My love for me now / Ain't hard to explain / The Hero of Canton / The man they call...ME.

Jayne ,'Jaynestown'


Natter 55: It's the 55th Natter  

Off-topic discussion. Wanna talk about corsets, duct tape, or physics? This is the place. Detailed discussion of any current-season TV must be whitefonted.


Sheryl - Nov 18, 2007 12:11:58 pm PST #2923 of 10001
Fandom means never having to say "But where would I wear that?"

Timelies all!

I'm writing this in the New Orleans airport, waiting for our flight home. Fun weekend.


meara - Nov 18, 2007 12:13:43 pm PST #2924 of 10001

OMG, I wish Huckabee were someone whose positions I liked. Because I love the Chuck Norris ad, and I thought the stuff someone here (Tommy?) posted about his wife was kinda awesome too. Dang.

Q-tips were originally called "Baby Gays."

...I....what?? WHY?


Dana - Nov 18, 2007 12:15:47 pm PST #2925 of 10001
I'm terrifically busy with my ennui.

...I....what?? WHY?

They never really explained that. But they did decide it was a good thing the name had been changed, since walking into a drugstore these days and asking for "Baby Gays" would probably get you arrested.


meara - Nov 18, 2007 12:20:22 pm PST #2926 of 10001

I adore baby gays. They're prosh. I want to pat them on the head. Occasionally I want to go "young lady, in my day we didn't HAVE GSAs and hold hands with our girlfriend in MIDDLE SCHOOL".

But I am not inspired to stick them in my ears.
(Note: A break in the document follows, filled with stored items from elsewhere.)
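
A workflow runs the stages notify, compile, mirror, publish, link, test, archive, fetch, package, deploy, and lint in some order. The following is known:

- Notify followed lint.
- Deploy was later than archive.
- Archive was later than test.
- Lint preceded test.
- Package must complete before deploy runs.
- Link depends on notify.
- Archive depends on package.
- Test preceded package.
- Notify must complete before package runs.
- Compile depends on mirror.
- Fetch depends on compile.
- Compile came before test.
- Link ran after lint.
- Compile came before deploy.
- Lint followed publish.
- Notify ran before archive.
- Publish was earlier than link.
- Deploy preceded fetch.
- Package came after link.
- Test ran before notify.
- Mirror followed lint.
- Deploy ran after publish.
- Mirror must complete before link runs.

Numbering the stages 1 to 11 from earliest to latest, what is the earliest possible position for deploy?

Archive, compile, link, lint, mirror, notify, package, publish, and test must all come before deploy — 9 forced predecessors.
Nothing else is forced ahead of deploy, so its earliest slot is position 9 + 1 = 10.

10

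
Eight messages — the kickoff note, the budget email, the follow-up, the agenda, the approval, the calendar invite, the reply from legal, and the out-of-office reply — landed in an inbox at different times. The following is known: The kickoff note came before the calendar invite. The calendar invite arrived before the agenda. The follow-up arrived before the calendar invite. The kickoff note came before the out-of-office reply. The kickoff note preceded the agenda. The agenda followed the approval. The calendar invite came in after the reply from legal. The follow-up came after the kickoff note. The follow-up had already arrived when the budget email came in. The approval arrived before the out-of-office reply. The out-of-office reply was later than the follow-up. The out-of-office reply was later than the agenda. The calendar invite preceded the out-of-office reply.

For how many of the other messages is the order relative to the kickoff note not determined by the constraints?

2

Forced after the kickoff note: the agenda, the budget email, the calendar invite, the follow-up, and the out-of-office reply.
That leaves the approval and the reply from legal with no forced order relative to the kickoff note — 2.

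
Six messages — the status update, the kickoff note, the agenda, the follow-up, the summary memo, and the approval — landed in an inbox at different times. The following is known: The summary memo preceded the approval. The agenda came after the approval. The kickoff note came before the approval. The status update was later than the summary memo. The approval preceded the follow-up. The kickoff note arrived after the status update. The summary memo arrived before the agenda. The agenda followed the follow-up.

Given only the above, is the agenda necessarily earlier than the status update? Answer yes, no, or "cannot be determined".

no

Tracing the constraints gives the status update → the kickoff note → the approval → the agenda, so the status update must come before the agenda.
That means the agenda cannot be before the status update.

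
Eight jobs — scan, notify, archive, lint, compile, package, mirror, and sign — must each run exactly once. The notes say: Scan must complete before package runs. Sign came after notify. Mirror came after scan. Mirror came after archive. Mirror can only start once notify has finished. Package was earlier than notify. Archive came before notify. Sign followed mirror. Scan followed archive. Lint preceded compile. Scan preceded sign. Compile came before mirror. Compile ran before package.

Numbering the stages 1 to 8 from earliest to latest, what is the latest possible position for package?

5

Package must come before mirror, notify, and sign — 3 stages forced after it.
Everything else can be placed before package in some valid order, so package can sit as late as position 8 − 3 = 5.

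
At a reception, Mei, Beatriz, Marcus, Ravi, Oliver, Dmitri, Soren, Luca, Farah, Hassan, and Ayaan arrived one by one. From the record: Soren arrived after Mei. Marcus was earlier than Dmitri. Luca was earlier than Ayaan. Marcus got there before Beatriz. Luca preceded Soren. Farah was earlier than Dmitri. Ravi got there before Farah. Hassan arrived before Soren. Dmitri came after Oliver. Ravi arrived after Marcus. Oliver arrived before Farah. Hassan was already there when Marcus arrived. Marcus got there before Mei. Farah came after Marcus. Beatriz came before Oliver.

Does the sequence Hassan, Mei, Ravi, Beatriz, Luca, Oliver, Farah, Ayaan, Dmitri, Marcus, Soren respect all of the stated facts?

no

The constraints require Marcus before Mei, but in the proposed sequence Mei appears ahead of Marcus. That one violation is enough.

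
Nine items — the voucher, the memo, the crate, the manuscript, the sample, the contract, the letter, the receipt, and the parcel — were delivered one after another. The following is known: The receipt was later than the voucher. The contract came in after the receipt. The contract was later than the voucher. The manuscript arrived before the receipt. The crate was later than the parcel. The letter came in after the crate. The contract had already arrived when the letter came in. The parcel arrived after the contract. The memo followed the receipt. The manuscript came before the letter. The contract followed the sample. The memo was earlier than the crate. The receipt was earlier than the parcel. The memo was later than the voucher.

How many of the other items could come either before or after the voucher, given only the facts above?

Forced after the voucher: the contract, the crate, the letter, the memo, the parcel, and the receipt.
That leaves the manuscript and the sample with no forced order relative to the voucher — 2.

2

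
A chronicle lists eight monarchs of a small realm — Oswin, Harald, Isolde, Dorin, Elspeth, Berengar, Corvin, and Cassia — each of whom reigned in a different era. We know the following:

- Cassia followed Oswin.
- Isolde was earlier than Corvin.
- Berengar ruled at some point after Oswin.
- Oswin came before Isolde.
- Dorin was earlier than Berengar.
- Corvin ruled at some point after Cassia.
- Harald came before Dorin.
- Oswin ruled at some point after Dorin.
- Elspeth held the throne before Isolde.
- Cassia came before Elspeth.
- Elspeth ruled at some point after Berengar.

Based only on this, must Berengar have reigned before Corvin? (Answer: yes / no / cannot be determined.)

yes

Chain the constraints: Berengar → Elspeth → Isolde → Corvin. Each link is directly stated, so Berengar comes before Corvin.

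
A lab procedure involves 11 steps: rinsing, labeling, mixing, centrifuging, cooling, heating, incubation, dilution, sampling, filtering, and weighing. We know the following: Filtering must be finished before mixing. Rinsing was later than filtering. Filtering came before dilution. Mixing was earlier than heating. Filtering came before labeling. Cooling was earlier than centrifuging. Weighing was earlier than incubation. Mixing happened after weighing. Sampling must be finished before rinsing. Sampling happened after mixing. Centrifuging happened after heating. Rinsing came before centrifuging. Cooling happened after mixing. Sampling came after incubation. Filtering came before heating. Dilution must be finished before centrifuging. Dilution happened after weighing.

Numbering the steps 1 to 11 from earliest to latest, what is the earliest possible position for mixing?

Filtering and weighing must both come before mixing — 2 forced predecessors.
Nothing else is forced ahead of mixing, so its earliest slot is position 2 + 1 = 3.

3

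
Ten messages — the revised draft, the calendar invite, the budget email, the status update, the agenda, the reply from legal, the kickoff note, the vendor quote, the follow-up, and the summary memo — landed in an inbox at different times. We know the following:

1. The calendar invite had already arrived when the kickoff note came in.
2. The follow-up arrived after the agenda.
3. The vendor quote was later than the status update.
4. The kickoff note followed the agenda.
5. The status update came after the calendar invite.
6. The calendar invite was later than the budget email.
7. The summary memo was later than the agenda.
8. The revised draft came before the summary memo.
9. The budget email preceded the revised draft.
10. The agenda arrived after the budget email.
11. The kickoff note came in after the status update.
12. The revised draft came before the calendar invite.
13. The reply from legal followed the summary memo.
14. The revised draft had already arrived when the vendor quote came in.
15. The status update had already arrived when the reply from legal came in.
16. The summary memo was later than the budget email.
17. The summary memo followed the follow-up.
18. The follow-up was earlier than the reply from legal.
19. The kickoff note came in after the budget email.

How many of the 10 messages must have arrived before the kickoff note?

Directly stated before the kickoff note: the agenda, the budget email, the calendar invite, and the status update.
The revised draft reaches the kickoff note via the revised draft → the calendar invite → the kickoff note.
No chain forces the vendor quote (or any of the others) ahead of the kickoff note.
That's the agenda, the budget email, the calendar invite, the revised draft, and the status update — 5 in all.

5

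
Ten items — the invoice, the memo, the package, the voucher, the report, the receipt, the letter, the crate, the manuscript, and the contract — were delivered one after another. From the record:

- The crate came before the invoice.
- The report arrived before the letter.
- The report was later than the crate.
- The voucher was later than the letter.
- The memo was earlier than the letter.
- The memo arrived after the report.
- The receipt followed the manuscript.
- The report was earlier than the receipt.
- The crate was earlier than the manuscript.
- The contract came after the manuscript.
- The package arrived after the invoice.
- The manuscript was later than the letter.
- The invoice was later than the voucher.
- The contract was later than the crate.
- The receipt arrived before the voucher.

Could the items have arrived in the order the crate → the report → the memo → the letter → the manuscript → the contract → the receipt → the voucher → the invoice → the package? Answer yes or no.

yes

Check each stated constraint against the proposed order — e.g. the crate is ahead of the contract; the crate is ahead of the invoice. Every pair is in the required order; nothing is violated.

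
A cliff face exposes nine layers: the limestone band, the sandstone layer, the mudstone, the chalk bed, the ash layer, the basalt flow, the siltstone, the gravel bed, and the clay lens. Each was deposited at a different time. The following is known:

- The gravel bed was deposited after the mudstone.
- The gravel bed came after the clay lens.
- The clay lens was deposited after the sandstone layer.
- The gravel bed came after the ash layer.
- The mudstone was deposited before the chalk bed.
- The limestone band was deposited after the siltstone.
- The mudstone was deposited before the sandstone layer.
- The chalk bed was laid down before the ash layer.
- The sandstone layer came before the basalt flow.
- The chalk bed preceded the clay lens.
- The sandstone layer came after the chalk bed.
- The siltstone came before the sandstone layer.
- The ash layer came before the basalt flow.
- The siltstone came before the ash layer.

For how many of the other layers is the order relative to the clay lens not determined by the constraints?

Forced before the clay lens: the chalk bed, the mudstone, the sandstone layer, and the siltstone; forced after the clay lens: the gravel bed.
That leaves the ash layer, the basalt flow, and the limestone band with no forced order relative to the clay lens — 3.

3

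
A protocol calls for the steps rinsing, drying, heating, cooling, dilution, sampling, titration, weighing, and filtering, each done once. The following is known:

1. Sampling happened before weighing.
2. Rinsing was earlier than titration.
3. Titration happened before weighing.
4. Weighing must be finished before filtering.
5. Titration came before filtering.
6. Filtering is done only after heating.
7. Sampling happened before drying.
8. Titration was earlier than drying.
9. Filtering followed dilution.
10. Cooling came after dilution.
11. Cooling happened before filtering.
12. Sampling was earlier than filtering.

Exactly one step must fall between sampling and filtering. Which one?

weighing

Tracing the constraints gives sampling → weighing → filtering, so weighing sits after sampling and before filtering.
No other step is forced both after sampling and before filtering.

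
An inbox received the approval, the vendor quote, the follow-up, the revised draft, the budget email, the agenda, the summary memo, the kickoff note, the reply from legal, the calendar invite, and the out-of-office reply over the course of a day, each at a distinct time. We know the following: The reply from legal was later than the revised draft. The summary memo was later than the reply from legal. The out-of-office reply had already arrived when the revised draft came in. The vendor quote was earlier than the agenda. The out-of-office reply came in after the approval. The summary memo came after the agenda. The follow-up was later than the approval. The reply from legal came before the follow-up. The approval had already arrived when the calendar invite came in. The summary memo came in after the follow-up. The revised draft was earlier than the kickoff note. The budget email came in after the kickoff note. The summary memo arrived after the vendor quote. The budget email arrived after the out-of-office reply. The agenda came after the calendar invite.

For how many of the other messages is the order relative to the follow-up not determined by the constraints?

Forced before the follow-up: the approval, the out-of-office reply, the reply from legal, and the revised draft; forced after the follow-up: the summary memo.
That leaves the agenda, the budget email, the calendar invite, the kickoff note, and the vendor quote with no forced order relative to the follow-up — 5.

5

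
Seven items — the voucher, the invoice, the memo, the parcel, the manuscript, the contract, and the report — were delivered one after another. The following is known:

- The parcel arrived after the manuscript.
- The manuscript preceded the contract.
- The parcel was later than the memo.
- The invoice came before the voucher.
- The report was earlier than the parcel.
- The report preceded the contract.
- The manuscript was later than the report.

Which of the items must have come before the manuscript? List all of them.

the report

Directly stated before the manuscript: the report.
No chain forces the invoice (or any of the others) ahead of the manuscript.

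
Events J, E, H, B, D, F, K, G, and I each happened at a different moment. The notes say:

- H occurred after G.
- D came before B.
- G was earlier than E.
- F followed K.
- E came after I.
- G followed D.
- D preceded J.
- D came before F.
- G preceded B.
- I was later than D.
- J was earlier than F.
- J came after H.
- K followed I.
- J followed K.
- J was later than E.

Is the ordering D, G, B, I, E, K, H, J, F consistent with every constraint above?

Check each stated constraint against the proposed order — e.g. D is ahead of J; D is ahead of F. Every pair is in the required order; nothing is violated.

yes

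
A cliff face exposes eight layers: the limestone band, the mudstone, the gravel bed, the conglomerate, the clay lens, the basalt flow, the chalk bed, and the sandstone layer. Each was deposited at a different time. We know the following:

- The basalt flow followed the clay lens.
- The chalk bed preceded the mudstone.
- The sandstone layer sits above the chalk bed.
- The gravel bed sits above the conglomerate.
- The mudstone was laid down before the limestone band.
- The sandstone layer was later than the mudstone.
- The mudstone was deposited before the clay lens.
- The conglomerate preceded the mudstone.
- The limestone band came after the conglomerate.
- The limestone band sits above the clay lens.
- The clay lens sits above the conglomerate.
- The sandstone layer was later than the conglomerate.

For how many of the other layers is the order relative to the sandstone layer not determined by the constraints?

4

Forced before the sandstone layer: the chalk bed, the conglomerate, and the mudstone.
That leaves the basalt flow, the clay lens, the gravel bed, and the limestone band with no forced order relative to the sandstone layer — 4.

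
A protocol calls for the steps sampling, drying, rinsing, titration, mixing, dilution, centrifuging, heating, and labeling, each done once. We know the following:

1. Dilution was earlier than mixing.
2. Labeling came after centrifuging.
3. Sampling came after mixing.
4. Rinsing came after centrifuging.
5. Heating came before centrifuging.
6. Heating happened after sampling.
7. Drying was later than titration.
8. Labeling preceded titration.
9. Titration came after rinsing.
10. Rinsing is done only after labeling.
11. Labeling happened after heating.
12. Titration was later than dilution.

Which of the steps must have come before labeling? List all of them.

centrifuging, dilution, heating, mixing, sampling

Directly stated before labeling: centrifuging and heating.
Dilution reaches labeling via dilution → mixing → sampling → heating → labeling.
Mixing reaches labeling via mixing → sampling → heating → labeling.
Sampling reaches labeling via sampling → heating → labeling.
No chain forces titration (or any of the others) ahead of labeling.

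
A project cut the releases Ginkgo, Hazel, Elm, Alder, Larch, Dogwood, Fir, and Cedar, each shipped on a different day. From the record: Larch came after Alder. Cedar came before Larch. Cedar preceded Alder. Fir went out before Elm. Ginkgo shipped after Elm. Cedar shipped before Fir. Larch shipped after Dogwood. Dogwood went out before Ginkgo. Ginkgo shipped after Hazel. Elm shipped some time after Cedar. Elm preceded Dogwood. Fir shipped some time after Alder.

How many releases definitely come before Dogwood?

4

Directly stated before Dogwood: Elm.
Alder reaches Dogwood via Alder → Fir → Elm → Dogwood.
Cedar reaches Dogwood via Cedar → Elm → Dogwood.
Fir reaches Dogwood via Fir → Elm → Dogwood.
No chain forces Hazel (or any of the others) ahead of Dogwood.
That's Alder, Cedar, Elm, and Fir — 4 in all.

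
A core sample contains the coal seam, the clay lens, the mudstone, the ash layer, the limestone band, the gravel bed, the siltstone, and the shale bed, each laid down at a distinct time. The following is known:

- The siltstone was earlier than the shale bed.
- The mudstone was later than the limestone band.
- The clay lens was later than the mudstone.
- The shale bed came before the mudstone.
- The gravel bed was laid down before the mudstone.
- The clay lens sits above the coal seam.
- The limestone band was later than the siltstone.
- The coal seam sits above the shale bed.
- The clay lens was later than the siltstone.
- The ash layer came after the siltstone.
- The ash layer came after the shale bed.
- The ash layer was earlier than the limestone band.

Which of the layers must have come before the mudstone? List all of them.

the ash layer, the gravel bed, the limestone band, the shale bed, the siltstone

Directly stated before the mudstone: the gravel bed, the limestone band, and the shale bed.
The ash layer reaches the mudstone via the ash layer → the limestone band → the mudstone.
The siltstone reaches the mudstone via the siltstone → the limestone band → the mudstone.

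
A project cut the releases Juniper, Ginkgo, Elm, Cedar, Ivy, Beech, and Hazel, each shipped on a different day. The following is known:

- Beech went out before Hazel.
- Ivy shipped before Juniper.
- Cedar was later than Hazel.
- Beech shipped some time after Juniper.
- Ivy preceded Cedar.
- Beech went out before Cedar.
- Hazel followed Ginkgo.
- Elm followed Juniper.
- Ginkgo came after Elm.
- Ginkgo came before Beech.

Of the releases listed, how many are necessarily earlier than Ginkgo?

3

Directly stated before Ginkgo: Elm.
Ivy reaches Ginkgo via Ivy → Juniper → Elm → Ginkgo.
Juniper reaches Ginkgo via Juniper → Elm → Ginkgo.
No chain forces Hazel (or any of the others) ahead of Ginkgo.
That's Elm, Ivy, and Juniper — 3 in all.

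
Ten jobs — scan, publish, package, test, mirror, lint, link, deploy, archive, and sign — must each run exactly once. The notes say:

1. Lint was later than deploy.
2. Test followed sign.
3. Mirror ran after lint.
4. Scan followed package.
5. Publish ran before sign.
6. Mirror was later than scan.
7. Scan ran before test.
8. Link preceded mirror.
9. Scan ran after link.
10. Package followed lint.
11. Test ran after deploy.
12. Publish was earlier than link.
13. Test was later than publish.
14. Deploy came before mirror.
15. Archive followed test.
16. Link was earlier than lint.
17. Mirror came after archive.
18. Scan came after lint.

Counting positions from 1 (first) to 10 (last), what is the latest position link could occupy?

4

Link must come before archive, lint, mirror, package, scan, and test — 6 stages forced after it.
Everything else can be placed before link in some valid order, so link can sit as late as position 10 − 6 = 4.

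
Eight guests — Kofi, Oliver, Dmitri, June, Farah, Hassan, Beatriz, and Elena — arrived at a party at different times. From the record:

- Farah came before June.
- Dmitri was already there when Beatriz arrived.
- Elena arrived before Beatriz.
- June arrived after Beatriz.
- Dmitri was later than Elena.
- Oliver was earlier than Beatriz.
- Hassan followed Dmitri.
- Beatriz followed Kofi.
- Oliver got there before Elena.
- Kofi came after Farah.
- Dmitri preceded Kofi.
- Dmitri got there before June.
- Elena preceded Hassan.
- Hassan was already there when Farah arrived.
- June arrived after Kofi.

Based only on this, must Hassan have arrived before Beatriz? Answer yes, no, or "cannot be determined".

Chain the constraints: Hassan → Farah → Kofi → Beatriz. Each link is directly stated, so Hassan comes before Beatriz.

yes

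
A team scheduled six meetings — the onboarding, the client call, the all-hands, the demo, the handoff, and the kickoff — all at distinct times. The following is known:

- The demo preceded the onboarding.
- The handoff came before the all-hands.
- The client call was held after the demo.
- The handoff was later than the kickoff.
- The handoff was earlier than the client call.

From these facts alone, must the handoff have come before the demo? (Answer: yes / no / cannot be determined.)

No chain of stated constraints runs from the handoff to the demo, and none runs from the demo to the handoff either.
So the relative order of the handoff and the demo is not fixed by the given facts.

cannot be determined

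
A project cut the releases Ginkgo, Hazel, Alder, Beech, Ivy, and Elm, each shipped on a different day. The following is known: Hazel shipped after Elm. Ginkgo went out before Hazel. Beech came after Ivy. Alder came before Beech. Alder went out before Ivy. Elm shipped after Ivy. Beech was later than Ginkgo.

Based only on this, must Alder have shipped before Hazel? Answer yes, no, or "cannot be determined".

yes

Chain the constraints: Alder → Ivy → Elm → Hazel. Each link is directly stated, so Alder comes before Hazel.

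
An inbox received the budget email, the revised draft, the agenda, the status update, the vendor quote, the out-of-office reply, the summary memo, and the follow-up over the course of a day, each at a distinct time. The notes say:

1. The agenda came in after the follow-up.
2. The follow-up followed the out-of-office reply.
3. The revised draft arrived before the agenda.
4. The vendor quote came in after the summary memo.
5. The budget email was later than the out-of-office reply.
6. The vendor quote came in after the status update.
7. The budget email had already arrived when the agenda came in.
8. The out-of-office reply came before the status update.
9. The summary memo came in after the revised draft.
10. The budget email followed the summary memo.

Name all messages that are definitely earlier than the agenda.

the budget email, the follow-up, the out-of-office reply, the revised draft, the summary memo

Directly stated before the agenda: the budget email, the follow-up, and the revised draft.
The out-of-office reply reaches the agenda via the out-of-office reply → the follow-up → the agenda.
The summary memo reaches the agenda via the summary memo → the budget email → the agenda.
No chain forces the status update (or any of the others) ahead of the agenda.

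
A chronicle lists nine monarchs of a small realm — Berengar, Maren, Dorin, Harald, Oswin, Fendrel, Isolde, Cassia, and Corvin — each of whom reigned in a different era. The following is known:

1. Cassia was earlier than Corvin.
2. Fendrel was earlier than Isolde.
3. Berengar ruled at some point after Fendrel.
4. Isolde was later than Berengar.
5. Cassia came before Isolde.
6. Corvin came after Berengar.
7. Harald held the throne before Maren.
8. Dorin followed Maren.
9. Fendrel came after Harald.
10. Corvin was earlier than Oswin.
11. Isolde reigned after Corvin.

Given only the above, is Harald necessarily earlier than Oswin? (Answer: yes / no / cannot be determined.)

Chain the constraints: Harald → Fendrel → Berengar → Corvin → Oswin. Each link is directly stated, so Harald comes before Oswin.

yes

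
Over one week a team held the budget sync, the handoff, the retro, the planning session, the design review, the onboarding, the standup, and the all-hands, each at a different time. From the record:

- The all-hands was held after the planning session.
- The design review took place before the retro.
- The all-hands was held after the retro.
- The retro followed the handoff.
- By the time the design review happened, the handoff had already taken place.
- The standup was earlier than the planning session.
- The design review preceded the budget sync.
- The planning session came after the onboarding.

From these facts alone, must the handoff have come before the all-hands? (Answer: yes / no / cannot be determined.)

Chain the constraints: the handoff → the retro → the all-hands. Each link is directly stated, so the handoff comes before the all-hands.

yes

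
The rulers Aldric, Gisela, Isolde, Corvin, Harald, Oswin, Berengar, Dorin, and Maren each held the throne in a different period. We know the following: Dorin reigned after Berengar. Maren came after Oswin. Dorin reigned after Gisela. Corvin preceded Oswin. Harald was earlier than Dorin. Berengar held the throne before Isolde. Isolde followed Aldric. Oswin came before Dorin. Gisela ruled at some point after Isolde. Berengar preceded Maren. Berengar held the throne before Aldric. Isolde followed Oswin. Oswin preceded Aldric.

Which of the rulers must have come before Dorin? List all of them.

Aldric, Berengar, Corvin, Gisela, Harald, Isolde, Oswin

Directly stated before Dorin: Berengar, Gisela, Harald, and Oswin.
Aldric reaches Dorin via Aldric → Isolde → Gisela → Dorin.
Corvin reaches Dorin via Corvin → Oswin → Dorin.
Isolde reaches Dorin via Isolde → Gisela → Dorin.
No chain forces Maren ahead of Dorin.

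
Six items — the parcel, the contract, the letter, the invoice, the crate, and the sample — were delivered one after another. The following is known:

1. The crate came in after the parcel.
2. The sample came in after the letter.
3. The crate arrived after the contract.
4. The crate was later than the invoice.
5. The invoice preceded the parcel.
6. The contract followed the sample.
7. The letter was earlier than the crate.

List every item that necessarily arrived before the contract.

Directly stated before the contract: the sample.
The letter reaches the contract via the letter → the sample → the contract.
No chain forces the invoice (or any of the others) ahead of the contract.

the letter, the sample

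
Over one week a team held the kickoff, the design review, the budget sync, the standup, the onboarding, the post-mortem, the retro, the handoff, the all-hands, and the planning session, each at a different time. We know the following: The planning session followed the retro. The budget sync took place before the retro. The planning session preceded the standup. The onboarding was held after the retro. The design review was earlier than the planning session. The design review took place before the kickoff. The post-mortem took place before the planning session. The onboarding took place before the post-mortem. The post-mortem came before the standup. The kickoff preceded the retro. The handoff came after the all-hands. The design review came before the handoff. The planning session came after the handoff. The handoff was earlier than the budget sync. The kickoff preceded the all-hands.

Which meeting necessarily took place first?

The design review has a chain of constraints placing it before every other meeting, so the design review must be first.

the design review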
Allyson - Nov 18, 2007 12:21:38 pm PST #2927 of 10001
Wait, is this real-world child support, where the money goes to buy food for the kids, or MRA fantasyland child support where the women just buy Ferraris and cocaine? -Jessica

Okay, so I'm trying to clean up my apartment after being stuck in a depression that left me unable to do any sort of rudimentary housekeeping.

There was an enormous pile of dishes. I mean, it spilled over onto the counters and stove. And as I got to the bottom of it all, I found an ENORMOUS BUG. Drowned. I have no idea what sort of bug it is. I don't have a garbage disposal. I have to pick it out of the drain. I find myself completely unable to do this. The thing is as long as my pinky finger, and it has antennae, and creepy legs, and I CAN SEE ITS DEAD EYES.


Jesse - Nov 18, 2007 12:25:56 pm PST #2928 of 10001
Sometimes I trip on how happy we could be.

Yuck, Allyson! I'm going to recommend a pile of paper towels and a plastic bag as a glove. So you don't have to see it or feel it.

In other bug news, could the fruit flies seriously be living in my coffee maker??? Why god why.


Theodosia - Nov 18, 2007 12:28:19 pm PST #2929 of 10001
'we all walk this earth feeling we are frauds. The trick is to be grateful and hope the caper doesn't end any time soon"

Allyson, as bad as that is, try finding a DROWNED MOUSE in your soup pot that you left to soak in the sink overnight.


Dana - Nov 18, 2007 12:32:20 pm PST #2930 of 10001
I'm terrifically busy with my ennui.

Jumbo the elephant was bought by P.T. Barnum for $10,000. He made Barnum over a million and a half dollars before he was hit by a train and killed. Then Barnum had him stuffed, and people still paid to see him.


Dana - Nov 18, 2007 12:39:46 pm PST #2931 of 10001
I'm terrifically busy with my ennui.

There will never be bluebirds over the white cliffs of Dover, because there are no bluebirds in England. The songwriter was American.


Allyson - Nov 18, 2007 12:40:04 pm PST #2932 of 10001
Wait, is this real-world child support, where the money goes to buy food for the kids, or MRA fantasyland child support where the women just buy Ferraris and cocaine? -Jessica

NO ONE UPSMANSHIP ON THE GROSS!

Or ita will show up with the one true link to rule them all.